20060522

How to Send me Spam

I get a lot of spam at the moment, at least partly since I insist on reading my email through the quite antiquated method of connecting to a Unix machine and running pine. It's worked well for me for the last decade or so, and so I see no reason to change. Still, it means that I have only a procmail script to defend me, since I don't seem to have sufficient privileges or arsedness to install spambayes or similar. Thus, I mostly scan through the fifty or so emails that arrive each day to filter out the few that I actually want to read. With this in mind, here is how you can craft your spam to have a greater chance of me opening it on the off-chance that it is not spam, 419, phishing or virus related:

* Enough with the hilarious randomly chosen names already. Even if there really were people called things like Alfonso P. Golightly or Mme. Indignantly T. Hopskotch, I'm not sure that I would want to know them.

* Stop sending email in windows-1251 character set, I automatically filter that to a spam folder, and could't read even if I didn't (I keep toying with the idea of classing as spam everything that contains HTML, since most of my correspondents are cultured enough to know not to use it).

* I refuse to admit that there is such as word as "cureall", and delete everything that contains it. Also, what is the point of telling me that I can obtain all my "meds" by Valentines Day, since it is now well into May?

* Even if I was in the market for a new mortgage, I wouldn't accept such badly spelt offers of a "refi".
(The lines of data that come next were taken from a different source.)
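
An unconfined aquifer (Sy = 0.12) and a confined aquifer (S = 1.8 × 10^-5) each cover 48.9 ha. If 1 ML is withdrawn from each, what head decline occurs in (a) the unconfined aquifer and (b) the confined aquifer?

Δh_u ≈ 0.017 m; Δh_c ≈ 114 m

A = 48.9 ha = 4.89 × 10^5 m²
ΔV = 1 ML = 1000 m³
Unconfined: Δh_u = ΔV/(Sy·A) = 1000/(0.12 × 4.89 × 10^5) = 0.01704 m
Confined: Δh_c = ΔV/(S·A) = 1000/(1.8 × 10^-5 × 4.89 × 10^5) = 113.6 m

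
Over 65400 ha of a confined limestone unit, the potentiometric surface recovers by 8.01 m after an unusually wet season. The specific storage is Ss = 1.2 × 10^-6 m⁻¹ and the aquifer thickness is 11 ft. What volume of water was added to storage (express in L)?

ΔV ≈ 2.11 × 10^7 L

b = 11 ft = 3.353 m
S = Ss × b = 1.2 × 10^-6 m⁻¹ × 3.353 m = 4.023 × 10^-6
A = 65400 ha = 6.54 × 10^8 m²
ΔV = S × A × Δh = 4.023 × 10^-6 × 6.54 × 10^8 m² × 8.01 m = 21080 m³
ΔV = 21080 m³ = 2.108 × 10^7 L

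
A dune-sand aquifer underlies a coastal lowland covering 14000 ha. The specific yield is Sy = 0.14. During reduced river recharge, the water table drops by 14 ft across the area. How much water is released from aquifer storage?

ΔV ≈ 8.36 × 10^7 m³

A = 14000 ha = 1.4 × 10^8 m²
Δh = 14 ft = 4.267 m
ΔV = Sy × A × Δh = 0.14 × 1.4 × 10^8 m² × 4.267 m = 8.364 × 10^7 m³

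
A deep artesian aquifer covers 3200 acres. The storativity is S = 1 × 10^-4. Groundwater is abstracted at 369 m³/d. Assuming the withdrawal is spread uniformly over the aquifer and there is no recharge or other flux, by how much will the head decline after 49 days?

A = 3200 acres = 1.295 × 10^7 m²
ΔV = Q × t = 369 m³/d × 49 d = 18080 m³
Δh = ΔV / (S × A) = 18080 / (1 × 10^-4 × 1.295 × 10^7) = 13.96 m

Δh ≈ 14 m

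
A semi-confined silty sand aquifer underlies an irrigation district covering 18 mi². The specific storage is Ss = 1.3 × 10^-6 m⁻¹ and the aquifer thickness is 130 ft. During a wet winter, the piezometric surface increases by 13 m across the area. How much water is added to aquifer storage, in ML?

b = 130 ft = 39.62 m
S = Ss × b = 1.3 × 10^-6 m⁻¹ × 39.62 m = 5.151 × 10^-5
A = 18 mi² = 4.662 × 10^7 m²
ΔV = S × A × Δh = 5.151 × 10^-5 × 4.662 × 10^7 m² × 13 m = 31220 m³
ΔV = 31220 m³ = 31.22 ML

ΔV ≈ 31.2 ML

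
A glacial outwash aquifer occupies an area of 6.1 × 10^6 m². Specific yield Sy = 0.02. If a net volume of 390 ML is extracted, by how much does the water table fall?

ΔV = 390 ML = 3.9 × 10^5 m³
Δh = ΔV / (Sy × A) = 3.9 × 10^5 m³ / (0.02 × 6.1 × 10^6 m²) = 3.197 m

Δh ≈ 3.2 m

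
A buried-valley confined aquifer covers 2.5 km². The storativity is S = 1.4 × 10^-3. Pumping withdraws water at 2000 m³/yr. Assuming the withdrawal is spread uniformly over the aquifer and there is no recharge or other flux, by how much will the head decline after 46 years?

Δh ≈ 26.3 m

A = 2.5 km² = 2.5 × 10^6 m²
Q = 2000 m³/yr = 5.479 m³/d
t = 46 years = 16790 d
ΔV = Q × t = 5.479 m³/d × 16790 d = 92000 m³
Δh = ΔV / (S × A) = 92000 / (0.0014 × 2.5 × 10^6) = 26.29 m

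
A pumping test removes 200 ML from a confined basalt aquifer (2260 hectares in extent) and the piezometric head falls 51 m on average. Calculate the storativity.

S ≈ 1.7 × 10^-4

A = 2260 hectares = 2.26 × 10^7 m²
ΔV = 200 ML = 2 × 10^5 m³
S = ΔV / (A × Δh) = 2 × 10^5 m³ / (2.26 × 10^7 m² × 51 m) = 1.735 × 10^-4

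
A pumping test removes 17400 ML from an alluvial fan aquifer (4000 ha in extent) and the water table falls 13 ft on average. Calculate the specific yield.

A = 4000 ha = 4 × 10^7 m²
Δh = 13 ft = 3.962 m
ΔV = 17400 ML = 1.74 × 10^7 m³
Sy = ΔV / (A × Δh) = 1.74 × 10^7 m³ / (4 × 10^7 m² × 3.962 m) = 0.1098

Sy ≈ 0.11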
My point (if I have a point, which is always doubtful) is that properly crafted spam and scams should be so well set up as to leave one uncertain whether it was 'real' or 'fake'. Everything I get is so obviously spam that I (or a reasonably well-trained naive Bayes classifier) can easily sort the spam from the mail. Surely it isn't that hard for the evil scum spammers to improve the quality of their unsoliced commercial email, yet it all seems as unsophisticated as ever. I wonder why -- perhaps you have to be ignorant enough not to care to be fooled by it.